It’s always a sign of extreme nervousness when the dollar, Treasury yields, and gold are all moving higher. With the markets now fully expecting a 50-point rate hike from the Federal Open Market Committee at its meeting of 3rd and 4th May, attention has been increasingly focused on geopolitical risk, which of course revolves largely around Ukraine. The other recent area of some contention has been in the oil sector and while OPEC+ appears to be working harmoniously, the producers have, between them, missed their increased production targets for the past four months, and by an increasing margin each time.
At the physical end of the gold market activity is very sluggish and it is perhaps surprising that, as the gold price nudges higher, there has not been any return of pre-emptive buying yet. Equally, though, there is no sign of any selling into this moderate strength. The renewed lockdowns in China are of course seriously impeding any interest in that part of the world and so, as and when conditions return towards normal, we can expect to see the unleashing of pent-up demand from the mainland.
In terms of actual price action gold has moved out of its four-week trading range of $1,890 to $1,930 and as we write is trading up towards $1,960, which is precisely on the Fibonacci 38.2% retracement from the March slide from $2,070 to $1,892. The technical picture in terms of the moving averages is also strengthening, with the 10-day moving average crossing the 20-day to the upside.
While the physical market is quiet at the grass roots level, professional investment is still relatively active. The gold ETFs have added 277t so far this year and now stand at 3,848t, which is roughly 200t more than global production in 2021 (as estimated by Metals Focus). The rate of absorption in the first quarter of the year is equivalent to roughly 29% of world gold mine production over the year. Since the invasion (25 trading days) the funds have taken in 192t, which on an annualised basis would be equivalent to just over 2,000t. The highest tonnage increase through to the end of March was in North America, but that makes sense because North American funds at end-March held 51% of total, with Europe at 44%. Asia 3% and 2% for other regions. In percentage terms, the gains in North American funds were 5.37% and in Europe, 5.46%. Asia added 2.2% and the rest of the world, 2.6% (numbers generated from the World Gold Council monthly sheet of daily changes).
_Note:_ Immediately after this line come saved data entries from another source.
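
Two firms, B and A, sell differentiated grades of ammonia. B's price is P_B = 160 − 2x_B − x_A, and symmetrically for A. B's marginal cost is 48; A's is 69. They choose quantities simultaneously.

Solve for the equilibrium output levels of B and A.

23.8, 16.8

Firm B's profit: π = x_B(160 − 2x_B − x_A) − 48x_B.
∂π/∂x_B = 112 − 4x_B − x_A = 0 ⇒ x_B = 28 − 0.25x_A.
Similarly x_A = 22.75 − 0.25x_B.
Plugging x_A into B's best response: x_B = 28 − 0.25(22.75 − 0.25x_B) ⇒ 0.9375x_B = 22.3125, so x_B = 23.8.
Then x_A = 22.75 − 0.25·23.8 = 16.8.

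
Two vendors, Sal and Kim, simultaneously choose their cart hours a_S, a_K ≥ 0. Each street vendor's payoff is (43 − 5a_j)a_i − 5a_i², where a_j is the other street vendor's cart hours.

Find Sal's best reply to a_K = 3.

Sal's payoff is (43 − 5a_K)a_S − 5a_S².
∂π/∂a_S = 43 − 5a_K − 10a_S = 0, so a_S = 4.3 − 0.5a_K.
At a_K = 3: a_S = 4.3 − 0.5·3 = 2.8.

2.8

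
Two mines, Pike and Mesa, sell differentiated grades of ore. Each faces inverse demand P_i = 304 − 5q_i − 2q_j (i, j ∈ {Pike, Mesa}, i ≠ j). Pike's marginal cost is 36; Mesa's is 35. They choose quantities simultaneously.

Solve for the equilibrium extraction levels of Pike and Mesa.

Mine Pike's profit: π = q_{Pike}(304 − 5q_{Pike} − 2q_{Mesa}) − 36q_{Pike}.
∂π/∂q_{Pike} = 268 − 10q_{Pike} − 2q_{Mesa} = 0 ⇒ q_{Pike} = 26.8 − 0.2q_{Mesa}.
Similarly q_{Mesa} = 26.9 − 0.2q_{Pike}.
Solving the two reaction functions simultaneously: (1 − (−0.2)(−0.2))q_{Pike} = 26.8 − 0.2·26.9, so 0.96q_{Pike} = 21.42 and q_{Pike} = 22.3125.
Then q_{Mesa} = 26.9 − 0.2·22.3125 = 22.4375.

22.3125, 22.4375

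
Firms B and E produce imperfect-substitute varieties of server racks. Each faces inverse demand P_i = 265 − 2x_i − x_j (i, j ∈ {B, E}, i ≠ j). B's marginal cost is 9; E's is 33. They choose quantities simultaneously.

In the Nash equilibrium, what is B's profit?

5575.68

Firm B's profit: π = x_B(265 − 2x_B − x_E) − 9x_B.
∂π/∂x_B = 256 − 4x_B − x_E = 0 ⇒ x_B = 64 − 0.25x_E.
Similarly x_E = 58 − 0.25x_B.
Plugging x_E into B's best response: x_B = 64 − 0.25(58 − 0.25x_B) ⇒ 0.9375x_B = 49.5, so x_B = 52.8.
Then x_E = 58 − 0.25·52.8 = 44.8.
P_B = 265 − 2·52.8 − 44.8 = 114.6.
Profit = (114.6 − 9)·52.8 = 5575.68.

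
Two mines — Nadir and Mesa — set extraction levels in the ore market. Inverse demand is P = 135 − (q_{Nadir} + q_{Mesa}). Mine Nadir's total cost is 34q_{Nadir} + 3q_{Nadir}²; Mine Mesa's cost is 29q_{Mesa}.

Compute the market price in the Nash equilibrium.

Mine Nadir's profit: π = q_{Nadir}(135 − (q_{Nadir} + q_{Mesa})) − 34q_{Nadir} − 3q_{Nadir}².
∂π/∂q_{Nadir} = 101 − 8q_{Nadir} − q_{Mesa} = 0, so q_{Nadir} = 12.625 − 0.125q_{Mesa}.
For Mesa: ∂π/∂q_{Mesa} = 106 − 2q_{Mesa} − q_{Nadir} = 0 ⇒ q_{Mesa} = 53 − 0.5q_{Nadir}.
Substituting the second reaction function into the first: q_{Nadir} = 12.625 − 0.125(53 − 0.5q_{Nadir}), which gives 0.9375q_{Nadir} = 6 ⇒ q_{Nadir} = 6.4.
Then q_{Mesa} = 53 − 0.5·6.4 = 49.8.
Equilibrium price: P = 135 − 56.2 = 78.8.

78.8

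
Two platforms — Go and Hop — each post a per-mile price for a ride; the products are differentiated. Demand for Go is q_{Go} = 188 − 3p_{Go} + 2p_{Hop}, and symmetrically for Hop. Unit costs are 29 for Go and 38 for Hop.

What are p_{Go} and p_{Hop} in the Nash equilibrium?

70.4375, 73.8125

Go's profit: π = (p_{Go} − 29)(188 − 3p_{Go} + 2p_{Hop}).
∂π/∂p_{Go} = 275 − 6p_{Go} + 2p_{Hop} = 0 ⇒ p_{Go} = 275/6 + (1/3)p_{Hop}.
Similarly p_{Hop} = 151/3 + (1/3)p_{Go}.
Substituting the second reaction function into the first: p_{Go} = 275/6 + (1/3)(151/3 + (1/3)p_{Go}), which gives (8/9)p_{Go} = 1127/18 ⇒ p_{Go} = 70.4375.
Then p_{Hop} = 151/3 + (1/3)·70.4375 = 73.8125.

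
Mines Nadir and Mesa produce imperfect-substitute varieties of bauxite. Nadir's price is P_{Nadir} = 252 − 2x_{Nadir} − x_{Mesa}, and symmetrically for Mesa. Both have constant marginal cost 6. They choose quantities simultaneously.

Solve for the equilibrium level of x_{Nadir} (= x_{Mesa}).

Mine Nadir's profit: π = x_{Nadir}(252 − 2x_{Nadir} − x_{Mesa}) − 6x_{Nadir}.
∂π/∂x_{Nadir} = 246 − 4x_{Nadir} − x_{Mesa} = 0 ⇒ x_{Nadir} = 61.5 − 0.25x_{Mesa}.
The game is symmetric, so in equilibrium x_{Mesa} = x_{Nadir}: the reaction function gives 1.25x_{Nadir} = 61.5, hence x_{Nadir} = 49.2.

49.2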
One final note – some press commentators are saying that Russia has pegged the rouble to gold. This is incorrect. The announcement last week revolved around what the Central Bank of Russia will pay domestic banks for gold; setting a benchmark of 5,000 roubles per gramme. At today’s rates that is equivalent to $61.50/g or $1,913/ounce, a discount to loco London spot of 2%. This is a reversal of the policy that was implemented on 15th March when the bank suspended purchases from domestic banks to allow them to meet very strong local demand for physical gold bars, especially after the abolition of VAT on them. The Bank is projected to have said that this price will remain fixed until 30th June. So this is a domestic transaction price, not a gold standard.